Maximizing Fermi surface multiplicity optimizes superconductivity in iron pnictides

TL;DR

This paper investigates how the lattice structure, especially the Fe-As-Fe bond angle, influences superconductivity in iron pnictides, revealing that optimal superconductivity occurs when the arsenic atoms form a regular tetrahedron with maximized hole Fermi surface multiplicity.

Contribution

It identifies the specific lattice geometry that maximizes Fermi surface multiplicity and correlates it with optimal superconductivity in iron pnictides.

Findings

Maximum hole Fermi surface multiplicity occurs near the regular tetrahedron bond angle.

Superconductivity is optimized within the three hole Fermi surface regime.

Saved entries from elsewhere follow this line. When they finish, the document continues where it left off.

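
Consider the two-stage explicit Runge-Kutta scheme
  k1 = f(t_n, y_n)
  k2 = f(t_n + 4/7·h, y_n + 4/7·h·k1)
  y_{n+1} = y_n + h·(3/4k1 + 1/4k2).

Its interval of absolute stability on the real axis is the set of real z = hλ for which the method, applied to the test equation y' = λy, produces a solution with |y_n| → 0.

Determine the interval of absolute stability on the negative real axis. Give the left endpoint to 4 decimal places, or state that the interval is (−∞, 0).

With y'=λy (z=hλ):
  k1=λy_n ⇒ h·k1=z·y_n;  k2=λ(1+4/7z)y_n ⇒ h·k2=z(1+4/7z)y_n
  y_{n+1}/y_n = 1 + 3/4z + 1/4z(1+4/7z) = 1 + z + 1/7z²
  ⇒ R(z) = 1 + z + 1/7z².

Find x<0 with |R(x)|<1.
x=-1.74: |R|=0.3075
R=1: x+1/7x²=0 ⇒ x=−7=-7.0000; min R=1−1/(4·1/7)=-0.7500>−1
Confirm numerically:
  x=-6.907: |R|=0.90824 <1
  x=-6.817: |R|=0.82178 <1
  x=-6.570: |R|=0.59641 <1
  x=-7.499: |R|=1.53457 >1
  x=-7.312: |R|=1.32591 >1
Interval (-7.0000, 0).

(-7.0000, 0).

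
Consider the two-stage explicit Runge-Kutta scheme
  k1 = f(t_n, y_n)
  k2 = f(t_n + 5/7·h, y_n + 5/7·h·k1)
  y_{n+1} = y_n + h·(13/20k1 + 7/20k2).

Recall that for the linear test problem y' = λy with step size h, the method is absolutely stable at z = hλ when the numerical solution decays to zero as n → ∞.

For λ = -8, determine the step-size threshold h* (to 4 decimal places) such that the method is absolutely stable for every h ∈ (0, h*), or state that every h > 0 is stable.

With y'=λy (z=hλ):
  k1=λy_n ⇒ h·k1=z·y_n;  k2=λ(1+5/7z)y_n ⇒ h·k2=z(1+5/7z)y_n
  y_{n+1}/y_n = 1 + 13/20z + 7/20z(1+5/7z) = 1 + z + 1/4z²
  Hence R(z) = 1 + z + 1/4z².

Need |R(x)|<1, x<0.
x=-1.06: |R|=0.2209
R=1: x+1/4x²=0 ⇒ x=−4=-4.0000; min R=1−1/(4·1/4)=0.0000>−1
Confirm numerically:
  x=-3.817: |R|=0.82537 <1
  x=-2.277: |R|=0.01918 <1
  x=-1.730: |R|=0.01823 <1
  x=-4.481: |R|=1.53884 >1
  x=-4.443: |R|=1.49206 >1
Stable set (-4.0000, 0).

(-4.0000,0); λ=-8 ⇒ h* = (4)/8 = 0.5000.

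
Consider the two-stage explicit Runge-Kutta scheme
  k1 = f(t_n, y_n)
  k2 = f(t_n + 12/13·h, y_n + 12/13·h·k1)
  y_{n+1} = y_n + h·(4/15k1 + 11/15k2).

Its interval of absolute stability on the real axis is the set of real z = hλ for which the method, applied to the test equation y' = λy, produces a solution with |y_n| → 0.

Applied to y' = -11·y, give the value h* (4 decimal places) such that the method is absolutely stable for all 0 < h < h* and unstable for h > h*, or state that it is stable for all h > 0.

(-1.4773,0); λ=-11 ⇒ h* = (65/44)/11 = 0.1343.

On y'=λy, z=hλ:
  k1=λy_n ⇒ h·k1=z·y_n;  k2=λ(1+12/13z)y_n ⇒ h·k2=z(1+12/13z)y_n
  y_{n+1}/y_n = 1 + 4/15z + 11/15z(1+12/13z) = 1 + z + 44/65z²
  so R(z) = 1 + z + 44/65z².

Boundary: |R(x)|=1, x<0.
x=-0.46: |R|=0.6832
R=1: x+44/65x²=0 ⇒ x=−65/44=-1.4773; min R=1−1/(4·44/65)=0.6307>−1
Confirm numerically:
  x=-1.185: |R|=0.76555 <1
  x=-1.142: |R|=0.74082 <1
  x=-0.797: |R|=0.63299 <1
  x=-0.637: |R|=0.63767 <1
  x=-1.943: |R|=1.61255 >1
  x=-1.531: |R|=1.05568 >1
Interval (-1.4773, 0).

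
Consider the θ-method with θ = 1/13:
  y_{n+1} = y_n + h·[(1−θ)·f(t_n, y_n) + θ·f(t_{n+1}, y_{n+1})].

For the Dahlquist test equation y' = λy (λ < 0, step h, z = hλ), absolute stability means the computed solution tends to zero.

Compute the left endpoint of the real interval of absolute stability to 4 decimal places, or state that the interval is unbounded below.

On y'=λy, z=hλ:
  y_{n+1} = y_n + z·[12/13·y_n + 1/13·y_{n+1}] ⇒ (1 − 1/13z)y_{n+1} = (1 + 12/13z)y_n
  Hence R(z) = (1 + 12/13z)/(1 − 1/13z).

Solve |R(x)|<1 on ℝ⁻.
x=-0.73: |R|=0.3088
R=−1: 1+12/13x = −1+1/13x ⇒ -11/13x=2 ⇒ x=2/(-11/13)=-2.3636
Confirm numerically:
  x=-2.276: |R|=0.93689 <1
  x=-2.262: |R|=0.92675 <1
  x=-1.311: |R|=0.19090 <1
  x=-2.830: |R|=1.32407 >1
  x=-2.748: |R|=1.26848 >1
So |R|<1 on (-2.3636, 0).

z* = -2.3636.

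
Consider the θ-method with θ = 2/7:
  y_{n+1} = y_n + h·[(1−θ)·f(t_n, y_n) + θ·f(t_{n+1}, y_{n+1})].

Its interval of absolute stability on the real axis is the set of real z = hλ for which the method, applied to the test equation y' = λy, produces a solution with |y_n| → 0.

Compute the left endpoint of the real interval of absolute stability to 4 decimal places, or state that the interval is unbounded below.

Set f=λy, z=hλ:
  y_{n+1} = y_n + z·[5/7·y_n + 2/7·y_{n+1}] ⇒ (1 − 2/7z)y_{n+1} = (1 + 5/7z)y_n
  so R(z) = (1 + 5/7z)/(1 − 2/7z).

Need |R(x)|<1, x<0.
x=-0.99: |R|=0.2283
R=−1: 1+5/7x = −1+2/7x ⇒ -3/7x=2 ⇒ x=2/(-3/7)=-4.6667
Confirm numerically:
  x=-3.897: |R|=0.84392 <1
  x=-3.795: |R|=0.82077 <1
  x=-1.959: |R|=0.25600 <1
  x=-5.220: |R|=1.09518 >1
  x=-4.960: |R|=1.05201 >1
Interval (-4.6667, 0).

z* = -4.6667.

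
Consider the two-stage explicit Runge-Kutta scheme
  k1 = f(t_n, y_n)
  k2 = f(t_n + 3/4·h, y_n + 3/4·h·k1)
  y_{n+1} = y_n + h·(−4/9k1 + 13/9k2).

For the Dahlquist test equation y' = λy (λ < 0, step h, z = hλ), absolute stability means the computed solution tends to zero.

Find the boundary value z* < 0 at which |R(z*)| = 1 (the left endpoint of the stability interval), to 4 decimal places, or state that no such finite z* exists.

left endpoint -0.9231.

Test eqn y'=λy, z=hλ:
  k1=λy_n ⇒ h·k1=z·y_n;  k2=λ(1+3/4z)y_n ⇒ h·k2=z(1+3/4z)y_n
  y_{n+1}/y_n = 1 − 4/9z + 13/9z(1+3/4z) = 1 + z + 13/12z²
  so R(z) = 1 + z + 13/12z².

Find x<0 with |R(x)|<1.
x=-0.57: |R|=0.7820
R=1: x+13/12x²=0 ⇒ x=−12/13=-0.9231; min R=1−1/(4·13/12)=0.7692>−1
Confirm numerically:
  x=-0.903: |R|=0.98036 <1
  x=-0.838: |R|=0.92276 <1
  x=-0.800: |R|=0.89333 <1
  x=-0.481: |R|=0.76964 <1
  x=-1.266: |R|=1.47032 >1
  x=-1.104: |R|=1.21638 >1
  x=-0.970: |R|=1.04931 >1
Stable set (-0.9231, 0).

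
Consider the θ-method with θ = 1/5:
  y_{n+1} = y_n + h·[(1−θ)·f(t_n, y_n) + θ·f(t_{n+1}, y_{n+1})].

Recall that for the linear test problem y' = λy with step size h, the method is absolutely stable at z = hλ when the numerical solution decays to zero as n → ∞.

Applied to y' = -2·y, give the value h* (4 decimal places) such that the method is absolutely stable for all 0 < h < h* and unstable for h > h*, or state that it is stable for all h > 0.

Test eqn y'=λy, z=hλ:
  y_{n+1} = y_n + z·[4/5·y_n + 1/5·y_{n+1}] ⇒ (1 − 1/5z)y_{n+1} = (1 + 4/5z)y_n
  so R(z) = (1 + 4/5z)/(1 − 1/5z).

Need |R(x)|<1, x<0.
x=-0.93: |R|=0.2159
R=−1: 1+4/5x = −1+1/5x ⇒ -3/5x=2 ⇒ x=2/(-3/5)=-3.3333
Confirm numerically:
  x=-2.546: |R|=0.68699 <1
  x=-2.521: |R|=0.67597 <1
  x=-2.104: |R|=0.48086 <1
  x=-1.923: |R|=0.38885 <1
  x=-3.662: |R|=1.11383 >1
  x=-3.496: |R|=1.05744 >1
  x=-3.398: |R|=1.02310 >1
Interval (-3.3333, 0).

(-3.3333,0); λ=-2 ⇒ h* = (10/3)/2 = 1.6667.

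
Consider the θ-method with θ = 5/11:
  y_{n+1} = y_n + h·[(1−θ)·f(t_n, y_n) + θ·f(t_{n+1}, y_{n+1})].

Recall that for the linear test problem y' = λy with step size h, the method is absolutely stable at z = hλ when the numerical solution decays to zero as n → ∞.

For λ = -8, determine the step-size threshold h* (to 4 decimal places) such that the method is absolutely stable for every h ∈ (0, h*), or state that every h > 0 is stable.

(-22.0000,0); λ=-8 ⇒ h* = (22)/8 = 2.7500.

On y'=λy, z=hλ:
  y_{n+1} = y_n + z·[6/11·y_n + 5/11·y_{n+1}] ⇒ (1 − 5/11z)y_{n+1} = (1 + 6/11z)y_n
  ⇒ R(z) = (1 + 6/11z)/(1 − 5/11z).

Solve |R(x)|<1 on ℝ⁻.
x=-1.29: |R|=0.1868
R=−1: 1+6/11x = −1+5/11x ⇒ -1/11x=2 ⇒ x=2/(-1/11)=-22.0000
Confirm numerically:
  x=-17.298: |R|=0.95177 <1
  x=-16.655: |R|=0.94330 <1
  x=-13.771: |R|=0.89695 <1
  x=-10.770: |R|=0.82683 <1
  x=-22.269: |R|=1.00220 >1
  x=-22.148: |R|=1.00122 >1
  x=-22.134: |R|=1.00110 >1
So |R|<1 on (-22.0000, 0).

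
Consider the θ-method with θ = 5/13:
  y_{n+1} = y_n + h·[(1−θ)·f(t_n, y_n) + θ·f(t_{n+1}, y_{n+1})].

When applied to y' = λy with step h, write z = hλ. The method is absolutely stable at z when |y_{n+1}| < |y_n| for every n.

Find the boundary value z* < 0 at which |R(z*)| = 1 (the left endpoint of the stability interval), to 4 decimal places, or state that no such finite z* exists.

Set f=λy, z=hλ:
  y_{n+1} = y_n + z·[8/13·y_n + 5/13·y_{n+1}] ⇒ (1 − 5/13z)y_{n+1} = (1 + 8/13z)y_n
  R(z) = (1 + 8/13z)/(1 − 5/13z).

Boundary: |R(x)|=1, x<0.
x=-0.4: |R|=0.6533
R=−1: 1+8/13x = −1+5/13x ⇒ -3/13x=2 ⇒ x=2/(-3/13)=-8.6667
Confirm numerically:
  x=-8.645: |R|=0.99884 <1
  x=-7.477: |R|=0.92917 <1
  x=-4.478: |R|=0.64493 <1
  x=-3.644: |R|=0.51736 <1
  x=-9.122: |R|=1.02331 >1
  x=-9.079: |R|=1.02118 >1
So |R|<1 on (-8.6667, 0).

z* = -8.6667.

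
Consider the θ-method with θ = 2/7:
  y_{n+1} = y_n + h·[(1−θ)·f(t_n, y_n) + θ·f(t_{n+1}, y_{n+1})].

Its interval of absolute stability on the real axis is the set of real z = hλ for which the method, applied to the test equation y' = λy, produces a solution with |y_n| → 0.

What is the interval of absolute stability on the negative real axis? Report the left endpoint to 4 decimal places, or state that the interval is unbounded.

(-4.6667, 0).

On y'=λy, z=hλ:
  y_{n+1} = y_n + z·[5/7·y_n + 2/7·y_{n+1}] ⇒ (1 − 2/7z)y_{n+1} = (1 + 5/7z)y_n
  so R(z) = (1 + 5/7z)/(1 − 2/7z).

Need |R(x)|<1, x<0.
x=-0.43: |R|=0.6170
R=−1: 1+5/7x = −1+2/7x ⇒ -3/7x=2 ⇒ x=2/(-3/7)=-4.6667
Confirm numerically:
  x=-3.934: |R|=0.85217 <1
  x=-3.765: |R|=0.81383 <1
  x=-3.621: |R|=0.77974 <1
  x=-2.480: |R|=0.45151 <1
  x=-5.156: |R|=1.08480 >1
  x=-5.129: |R|=1.08037 >1
  x=-4.826: |R|=1.02871 >1
Interval (-4.6667, 0).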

Antiferromagnetic Stoner factor tends to increase as the bond angle decreases.

Abstract

We study the condition for optimizing superconductivity in the iron pnictides from the lattice structure point of view. Studying the band structure of the hypothetical lattice structure of LaFeAsO, the hole Fermi surface multiplicity is found to be maximized around the Fe-As-Fe bond angle regime where the arsenic atoms form a regular tetrahedron. Superconductivity is optimized within this three hole Fermi surface regime, while the stoner factor of the antiferromagnetism has an overall tendency of increasing upon decreasing the bond angle. Combining also the effect of the varying the Fe-As bond length, we provide a guiding principle for obtaining high $T_c$.